Warga Kecamatan Mandoge yang tergabung dalam Gamaktara menggelar unjuk rasa di halaman gedung DPRD Asahan Asahan, Sumut, Kamis (6/6/2024). (Foto : Matra/JS).

Perladangan

Kemudian warga masyarakat Mandoge juga meminta pihak PT SPR membebaskan lahan HGU yang kini menjadi Kampung Perbutatan, Aek Natulu dan perladangan warga.
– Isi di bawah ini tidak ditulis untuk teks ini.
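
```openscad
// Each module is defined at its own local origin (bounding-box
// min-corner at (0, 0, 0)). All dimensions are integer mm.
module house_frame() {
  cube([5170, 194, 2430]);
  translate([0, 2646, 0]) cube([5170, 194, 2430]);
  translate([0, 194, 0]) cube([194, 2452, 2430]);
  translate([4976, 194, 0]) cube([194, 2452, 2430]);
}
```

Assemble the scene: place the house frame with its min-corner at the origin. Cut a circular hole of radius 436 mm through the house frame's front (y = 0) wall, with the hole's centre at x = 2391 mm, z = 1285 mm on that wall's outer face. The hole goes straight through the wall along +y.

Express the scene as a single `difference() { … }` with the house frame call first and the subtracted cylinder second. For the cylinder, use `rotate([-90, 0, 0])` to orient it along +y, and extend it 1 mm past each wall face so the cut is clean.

difference() {
  house_frame();
  translate([2391, -1, 1285]) rotate([-90, 0, 0]) cylinder(h = 196, r = 436);
}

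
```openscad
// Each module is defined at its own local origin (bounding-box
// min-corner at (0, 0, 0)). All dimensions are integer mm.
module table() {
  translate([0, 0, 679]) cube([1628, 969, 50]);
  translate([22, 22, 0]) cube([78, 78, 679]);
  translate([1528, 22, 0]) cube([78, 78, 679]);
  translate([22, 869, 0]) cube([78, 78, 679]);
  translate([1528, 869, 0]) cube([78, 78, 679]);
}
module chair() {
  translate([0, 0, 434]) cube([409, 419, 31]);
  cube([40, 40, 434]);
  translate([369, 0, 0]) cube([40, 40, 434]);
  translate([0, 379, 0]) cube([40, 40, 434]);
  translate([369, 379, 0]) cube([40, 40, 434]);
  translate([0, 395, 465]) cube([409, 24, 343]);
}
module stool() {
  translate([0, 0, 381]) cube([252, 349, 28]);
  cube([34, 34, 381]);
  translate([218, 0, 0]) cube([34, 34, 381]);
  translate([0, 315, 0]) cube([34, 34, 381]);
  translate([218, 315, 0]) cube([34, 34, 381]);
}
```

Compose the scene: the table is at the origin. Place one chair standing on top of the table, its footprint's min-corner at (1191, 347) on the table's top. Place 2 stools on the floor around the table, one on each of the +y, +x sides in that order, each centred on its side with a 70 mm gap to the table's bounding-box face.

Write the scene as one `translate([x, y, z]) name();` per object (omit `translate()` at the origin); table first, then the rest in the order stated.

table();
translate([1191, 347, 729]) chair();
translate([688, 1039, 0]) stool();
translate([1698, 310, 0]) stool();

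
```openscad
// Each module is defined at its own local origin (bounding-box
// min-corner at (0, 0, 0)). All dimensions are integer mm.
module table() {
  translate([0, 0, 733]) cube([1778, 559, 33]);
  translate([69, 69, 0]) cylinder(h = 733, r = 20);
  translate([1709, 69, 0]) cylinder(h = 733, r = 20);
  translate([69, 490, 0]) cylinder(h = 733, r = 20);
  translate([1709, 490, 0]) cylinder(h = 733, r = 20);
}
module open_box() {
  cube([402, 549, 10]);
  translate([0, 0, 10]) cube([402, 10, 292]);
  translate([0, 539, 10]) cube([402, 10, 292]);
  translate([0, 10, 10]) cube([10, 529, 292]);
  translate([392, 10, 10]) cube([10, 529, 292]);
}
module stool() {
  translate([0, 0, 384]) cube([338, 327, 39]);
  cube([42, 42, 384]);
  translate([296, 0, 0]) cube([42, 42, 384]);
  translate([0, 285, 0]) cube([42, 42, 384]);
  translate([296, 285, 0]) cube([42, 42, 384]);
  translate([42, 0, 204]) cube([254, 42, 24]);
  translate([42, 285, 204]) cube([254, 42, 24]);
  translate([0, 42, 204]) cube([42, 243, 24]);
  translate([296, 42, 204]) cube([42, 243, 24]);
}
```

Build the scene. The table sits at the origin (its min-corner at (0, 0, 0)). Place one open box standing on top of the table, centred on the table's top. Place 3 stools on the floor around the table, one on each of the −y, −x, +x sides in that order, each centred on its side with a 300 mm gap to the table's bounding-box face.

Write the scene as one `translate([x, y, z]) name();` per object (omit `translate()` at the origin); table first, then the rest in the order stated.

table();
translate([688, 5, 766]) open_box();
translate([720, -627, 0]) stool();
translate([-638, 116, 0]) stool();
translate([2078, 116, 0]) stool();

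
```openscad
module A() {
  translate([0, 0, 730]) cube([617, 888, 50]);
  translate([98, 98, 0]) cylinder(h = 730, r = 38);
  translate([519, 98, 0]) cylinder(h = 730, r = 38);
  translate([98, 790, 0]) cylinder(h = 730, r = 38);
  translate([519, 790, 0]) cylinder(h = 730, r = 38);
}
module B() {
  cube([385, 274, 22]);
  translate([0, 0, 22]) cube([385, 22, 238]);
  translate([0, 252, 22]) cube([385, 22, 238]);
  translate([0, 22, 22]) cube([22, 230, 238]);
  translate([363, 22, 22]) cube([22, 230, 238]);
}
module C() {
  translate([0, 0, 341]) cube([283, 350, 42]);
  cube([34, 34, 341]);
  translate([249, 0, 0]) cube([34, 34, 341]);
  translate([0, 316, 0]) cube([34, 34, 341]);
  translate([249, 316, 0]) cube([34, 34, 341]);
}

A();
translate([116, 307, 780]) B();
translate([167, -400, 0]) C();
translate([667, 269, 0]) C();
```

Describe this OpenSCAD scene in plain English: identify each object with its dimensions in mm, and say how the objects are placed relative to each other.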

“Keluarkan juga lahan enclave (daerah sekitar) yang telah dipetakan kehutanan. Selain itu ukur ulang HGU PT SPR, kembalikan tanah kelebihan HGU kepada negara dan tolak perpanjangan HGU PT STR,”tegasnya.

Nanda Erlanga menegaskan, masyarakat Mandoge yang tergabung dalam Gamaktara siap melawan pejabat yang tidak perduli penderitaan rakyat. Karena itu pihaknya meminta BPN dan DPRD Asahan segera menerima aspirasi dan memperjuangkan tuntutan mereka.

Sementara itu, seorang aktivis Gamaktara Asahan, Johan Iskandar pada kesempatan tersebut mengatakan, berdasarkan Pasal 25 Peraturan Pemerintah (PP) Nomor 18 Tahun 2021 tentang Hak Pengelolaan Hak atas Tanah Satuan Rumah Susun dan Pendaftaran Tanah, bahwa HGU tidak dipergunakan dan direncanakan untuk kepentingan umum.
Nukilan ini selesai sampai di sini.